Jovem a usar cartão bancário num multibanco ao ar livre com smartphone sobre a banca do caixa automático.

Aquele levantamento de dinheiro “do costume” no Multibanco da esquina pode esconder um risco silencioso, sobretudo quando está com pressa e distraído.

Em vários países da Europa e da América do Norte, autoridades e bancos têm alertado para o aumento da clonagem de cartões em caixas automáticas (ATM/Multibanco), um esquema em que criminosos conseguem copiar o cartão e o PIN em poucos segundos. Um gesto rápido - quase automático - antes de inserir o cartão consegue, muitas vezes, travar a burla ainda no início.

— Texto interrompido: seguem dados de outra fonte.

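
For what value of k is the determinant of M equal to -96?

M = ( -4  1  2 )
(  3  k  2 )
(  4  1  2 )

7

Expanding along the row containing k, det(M) is linear in k: det(M) = (-16)·k + (16).
Set (-16)·k + (16) = -96  ⇒  (-16)·k = -112  ⇒  k = 7.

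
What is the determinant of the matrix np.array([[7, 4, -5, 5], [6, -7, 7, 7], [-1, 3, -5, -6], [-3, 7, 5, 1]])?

Expand along row 1:
  + (7) · M_11   where M_11 = det([-7 7 7; 3 -5 -6; 7 5 1]) = -140
  − (4) · M_12   where M_12 = det([6 7 7; -1 -5 -6; -3 5 1]) = 143
  + (-5) · M_13   where M_13 = det([6 -7 7; -1 3 -6; -3 7 1]) = 151
  − (5) · M_14   where M_14 = det([6 -7 7; -1 3 -5; -3 7 5]) = 174
det = (+1)·(7)·(-140) + (-1)·(4)·(143) + (+1)·(-5)·(151) + (-1)·(5)·(174) = -3177

-3177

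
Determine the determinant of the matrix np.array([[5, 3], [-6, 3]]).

det = 5·3 − 3·(-6) = 15 − (-18) = 33

The determinant is 33.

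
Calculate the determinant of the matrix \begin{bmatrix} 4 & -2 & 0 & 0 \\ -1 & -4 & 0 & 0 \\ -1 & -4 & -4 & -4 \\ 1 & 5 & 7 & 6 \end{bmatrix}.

The determinant is -72.

The matrix is block lower-triangular with a 2×2 block and a 2×2 block on the diagonal, so its determinant equals the product of the determinants of the diagonal blocks.
det of the 2×2 block = -18
det of the 2×2 block = 4
det = (-18)·(4) = -72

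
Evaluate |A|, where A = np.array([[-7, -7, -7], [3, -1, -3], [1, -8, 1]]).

378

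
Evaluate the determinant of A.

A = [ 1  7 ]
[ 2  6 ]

|A| = -8

det(A) = 1·6 − 7·2 = 6 − 14 = -8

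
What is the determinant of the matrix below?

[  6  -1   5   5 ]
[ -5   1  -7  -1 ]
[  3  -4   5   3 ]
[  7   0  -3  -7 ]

The determinant is 1258.

Expand along row 4 (it has 1 zero):
  − (7) · M_41   where M_41 = det([-1 5 5; 1 -7 -1; -4 5 3]) = -94
  − (-3) · M_43   where M_43 = det([6 -1 5; -5 1 -1; 3 -4 3]) = 67
  + (-7) · M_44   where M_44 = det([6 -1 5; -5 1 -7; 3 -4 5]) = -57
det = (-1)·(7)·(-94) + (-1)·(-3)·(67) + (+1)·(-7)·(-57) = 1258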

A ameaça escondida à espera na ranhura do cartão (skimming no Multibanco)

É comum culpar a máquina quando o cartão é recusado ou quando a caixa automática se comporta de forma estranha: uma falha, um problema de rede, nada de especial. No entanto, esses supostos “problemas técnicos” podem, por vezes, apontar para algo bem mais concreto: alguém mexeu fisicamente no equipamento.

Este método, conhecido por skimming, recorre a pequenos dispositivos colocados por cima - ou mesmo dentro - da ranhura verdadeira do cartão. Esses acessórios lêem a banda magnética do cartão bancário, enquanto um segundo mecanismo recolhe o seu PIN. O utilizador sai dali convencido de que a operação falhou, mas os dados seguem directamente para mãos de um burlão.

O skimming raramente parece uma cena de “hacking” de cinema. Normalmente é apenas uma peça de plástico barata, ligeiramente torta, à espera do próximo cliente distraído.

Depois, os criminosos codificam a informação copiada num cartão em branco. Com o PIN registado, conseguem levantar dinheiro em terminais que ainda aceitam transacções pela banda magnética - muitas vezes noutro país, onde os controlos são menos rigorosos ou demoram mais a reagir.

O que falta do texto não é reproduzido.